The process of paperwork that follows a death is a painful erasing. I am told to erase you from my bank account, insurance, car title, 401K. Your passport was received by me with “expired” stamped over it and holes punched through it along with the paperwork that accompanied your casket and “you” back to the States.
Your social security card is in our little fireproof box where I’d so neatly organized everything- in a little orange envelope labeled “social security cards.” I memorized your number because I needed it for so many of the practical things I’d been in charge of. I don’t even know Audrey’s yet. Your signature on your card is one I’d never known- it’s your younger self’s attempt at cursive. On the back of the card it says, “Do not laminate.” Yours is laminated.
To counter all of the erasing I must do, I create. A glass jewelry box to hold the items you gave me, a teddy bear with your voice in it, and these words…all these words.

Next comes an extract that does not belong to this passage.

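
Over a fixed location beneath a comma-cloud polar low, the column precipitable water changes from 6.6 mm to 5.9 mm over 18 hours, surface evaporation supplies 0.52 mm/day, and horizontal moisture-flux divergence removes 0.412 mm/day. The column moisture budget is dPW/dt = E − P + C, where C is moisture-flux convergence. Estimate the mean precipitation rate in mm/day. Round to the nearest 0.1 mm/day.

P ≈ 1.0 mm/day

dPW/dt = (5.9 − 6.6) mm / (18/24 day) = -0.933 mm/day.
P = E + C − dPW/dt = 0.52 + (-0.412) − (-0.933) = 1.0 mm/day.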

I haven’t done most of the erasing yet, though I know I “should.” I feel a pressure – from myself- to get most of it done by the one year. To free up space in my mind for new ideas- less erasing, more creating. But I take my time. Time to understand this reality- because I had absolutely no preparation. I must ready myself the idea. It takes many months to feel ready to remove you from our bank account. The one I opened in Park Slope right after we got married. The one I happily deposited all of those wedding gift checks into when we started our life…and the one I tearfully deposited all of the funeral gifts into…”Did you get married?” I was asked by the teller. No. Once I did.